Literatürde sünnet komplikasyonları oranları %0,2-10 arasında bildirilmiştir. Başlıca komplikasyonlar;
- Sünnet sonrası kanama. Sünnetten sonra görülen kanamalar genellikle hafif kanamalar şeklindedir ve baskı uygulayarak kontrol edilebilirler. Aşırı kanamalar %0,6 oranında görülür ve ancak cerrahi olarak durdurulabilirler. Hemofili gibi kanama bozuklukları olan çocuklarda sünnetten sonra ciddi kanamalar görülebilir.
- Sünnetten sonra enfeksiyon sıklığı %0,2-0,4 arasındadır. Plastibel cihazı ile yapılan sünnetlerden sonra daha sık görülmektedir. Antibiyotik tedavisine iyi yanıt verir.
- Yetersiz dokunun çıkarılması Sünnet esnasında yetersiz doku çıkarılmasına bağlı daha sonra tekrar sünnet yapmak gerekebilir. Sünnet derisi, glans penis tamamen açığa çıkacak kadar alınmalıdır. Fakat sünnet derisi fazla bırakıldı diye tekrar sünnet yapma konusunda fazla aceleci davranılmamalıdır. Genellikle ikinci kere sünnet sadece sünnet olmamış görüntüsü olan kişilerde önerilmektedir. Yoksa penis büyüdükçe sünnet derisinin geri çekildiği ve sünnet derisi az alındı gibi görülen olgularda yıllar geçtikçe normal sünnetli görünümü kazandığı gözlenmiştir. Bu yüzden ikinci kere sünnet yapma konusunda aceleci olunmamalıdır. Ayrıca gömülü penislerde de sünnet derisi normal kesildiği halde fazla bırakılmış gibi görülür.
- Sekonder fimozis: Sünnetten sonra kalan sünnet derisinin daralmasıdır. Cerrahi olarak düzeltilmelidir.
- İdrar deliğinin daralması (meatal stenoz). İdrar deliği daralmasının frenülar arter bağlanmasına veya sünnetten sonra açığa çıkan idrar deliğinin etrafa sürtünmesine bağlı mekanik irritasyondan kaynaklandığı düşünülür. Ayrıca idrar deliğinin doğuştan dar olup sünnet derisi altında görülmeyen vakalarda sünnet yaptıktan sonra darlık görünür duruma geldiği için de yanlışlıkla sünnet komplikasyonu olarak değerlendirilebilir. İdrar deliği daralmalarında dilatasyon meatotomi veya meatotoplasti yapılabilir.
- Glans amputasyonu bir başka çok önemli komplikasyondur. Glans penisin tamamı veya b ir kısmı kesilebilir. Glans penis tümüyle ayrılmışsa nemli bir gazlı beze sarılarak bir plastik torba içerisinde buzlu suya konmalıdır. Direk buzun içine konulmamalıdır. Mümkün olan en kısa zamanda gerekli lokal debritman yapıldıktan sonra düzgün kesilmiş yara kenarları üzerine implante edilmelidir.
- Cilt köprüsü: Sünnet derisinin glans penisten iyice ayrıştırılmadığı bitik vakalarında daha sık görülür. Cerrahi olarak kesilerek düzeltilir.

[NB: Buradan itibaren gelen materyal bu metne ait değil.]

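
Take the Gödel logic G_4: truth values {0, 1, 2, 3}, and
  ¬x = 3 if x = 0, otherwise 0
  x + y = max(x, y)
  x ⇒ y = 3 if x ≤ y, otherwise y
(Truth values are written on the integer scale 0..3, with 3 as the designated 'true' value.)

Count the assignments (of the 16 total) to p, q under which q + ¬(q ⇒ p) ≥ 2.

9

p = 0, q = 0 ↦ 0  <
p = 0, q = 1 ↦ 3  ≥
p = 0, q = 2 ↦ 3  ≥
p = 0, q = 3 ↦ 3  ≥
p = 1, q = 0 ↦ 0  <
p = 1, q = 1 ↦ 1  <
p = 1, q = 2 ↦ 2  ≥
p = 1, q = 3 ↦ 3  ≥
p = 2, q = 0 ↦ 0  <
p = 2, q = 1 ↦ 1  <
p = 2, q = 2 ↦ 2  ≥
p = 2, q = 3 ↦ 3  ≥
p = 3, q = 0 ↦ 0  <
p = 3, q = 1 ↦ 1  <
p = 3, q = 2 ↦ 2  ≥
p = 3, q = 3 ↦ 3  ≥
So 9 of the 16 assignments meet the threshold.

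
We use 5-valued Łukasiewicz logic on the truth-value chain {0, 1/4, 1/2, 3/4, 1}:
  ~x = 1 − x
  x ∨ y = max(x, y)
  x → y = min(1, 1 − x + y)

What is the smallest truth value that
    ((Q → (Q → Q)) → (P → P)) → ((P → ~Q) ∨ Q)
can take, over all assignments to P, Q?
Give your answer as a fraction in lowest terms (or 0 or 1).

1/2

Take P = 1, Q = 1/2:
Q → Q = 1/2 → 1/2 = 1
Q → (Q → Q) = 1/2 → 1 = 1
P → P = 1 → 1 = 1
(Q → (Q → Q)) → (P → P) = 1 → 1 = 1
~Q = ~1/2 = 1/2
P → ~Q = 1 → 1/2 = 1/2
(P → ~Q) ∨ Q = 1/2 ∨ 1/2 = 1/2
((Q → (Q → Q)) → (P → P)) → ((P → ~Q) ∨ Q) = 1 → 1/2 = 1/2
No assignment yields a value below 1/2, so this is the minimum.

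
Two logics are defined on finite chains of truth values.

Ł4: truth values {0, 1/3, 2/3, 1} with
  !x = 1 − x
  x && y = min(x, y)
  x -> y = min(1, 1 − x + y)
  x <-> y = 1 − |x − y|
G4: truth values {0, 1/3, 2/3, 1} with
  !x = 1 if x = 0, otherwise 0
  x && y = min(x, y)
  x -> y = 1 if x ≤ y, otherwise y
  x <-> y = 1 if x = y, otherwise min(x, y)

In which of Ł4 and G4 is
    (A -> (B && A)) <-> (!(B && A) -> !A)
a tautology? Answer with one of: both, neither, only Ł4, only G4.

only Ł4

In Ł4: every assignment gives 1 — tautology.
In G4: at A = 2/3, B = 1/3 the value is 1/3 — not a tautology.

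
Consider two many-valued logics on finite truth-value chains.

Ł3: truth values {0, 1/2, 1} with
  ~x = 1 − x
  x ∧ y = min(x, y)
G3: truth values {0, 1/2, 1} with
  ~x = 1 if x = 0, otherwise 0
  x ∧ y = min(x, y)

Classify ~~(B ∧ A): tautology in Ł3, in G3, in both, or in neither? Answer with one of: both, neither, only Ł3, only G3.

neither

In Ł3: at A = 0, B = 0 the value is 0 — not a tautology.
In G3: at A = 0, B = 0 the value is 0 — not a tautology.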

- Methemoglobinemi (Mavi bebek): Sünnetten sonra siyanoz (ellerdeki, ayaklarda, dudaklarda morarma) ile başvuran fakat dolaşım ve solunum sistem bulguları normal olan hastada methemoglobinemi düşünülmelidir. Methemoglobinemide kanda dokulara oksijen taşınmasında yetersizlik olur. Methemoglobinemide bebeğe oksijen vermekle de siyanoz düzelmez. Metilen mavisi verilerek tedavi edilir. Yaşamın ilk altı ayında daha sık görülür. Lokal anestezi olarak pirilokain (citanest) verilen çocuklarda methemoglobinemi daha sık gelişir. Altı aydan küçük bebeklerde 2 mg/kg dozundan daha yüksek verilen pirilokaininin methemoglobinemiye neden olduğu bildirilmiştir. Küçük çocuklarda özellikle ilk üç aylık dönemde pupivakain ile lokal anestezi yapma daha güvenilirdir.
*** Eğer çocuğunuzun penisinde bir şekil bozukluğu görürseniz, hekime başvurunuz. Yalnızca sünnet derisi eksik gibi dursa da çocuk cerrahisi uzmanın görüşünü almadan çocuğunuzun sünnetini yaptırmayınız!
*** Burada verilen bilgiler, internet sitesinin içeriği ziyaretçiyi bilgilendirme amacı ile düzenlenmiştir. Hiçbir bilgi ziyaretçiler tarafından tavsiye olarak değerlendirilip hiçbir karar veya eyleme neden olmamalıdır. Konu ile ilgili aileler hastasını mulaka bir çocuk cerrahisi uzmanına muayene ettirmeli, onunla görüşerek birebir bilgisine başvurarak karar vermelidir.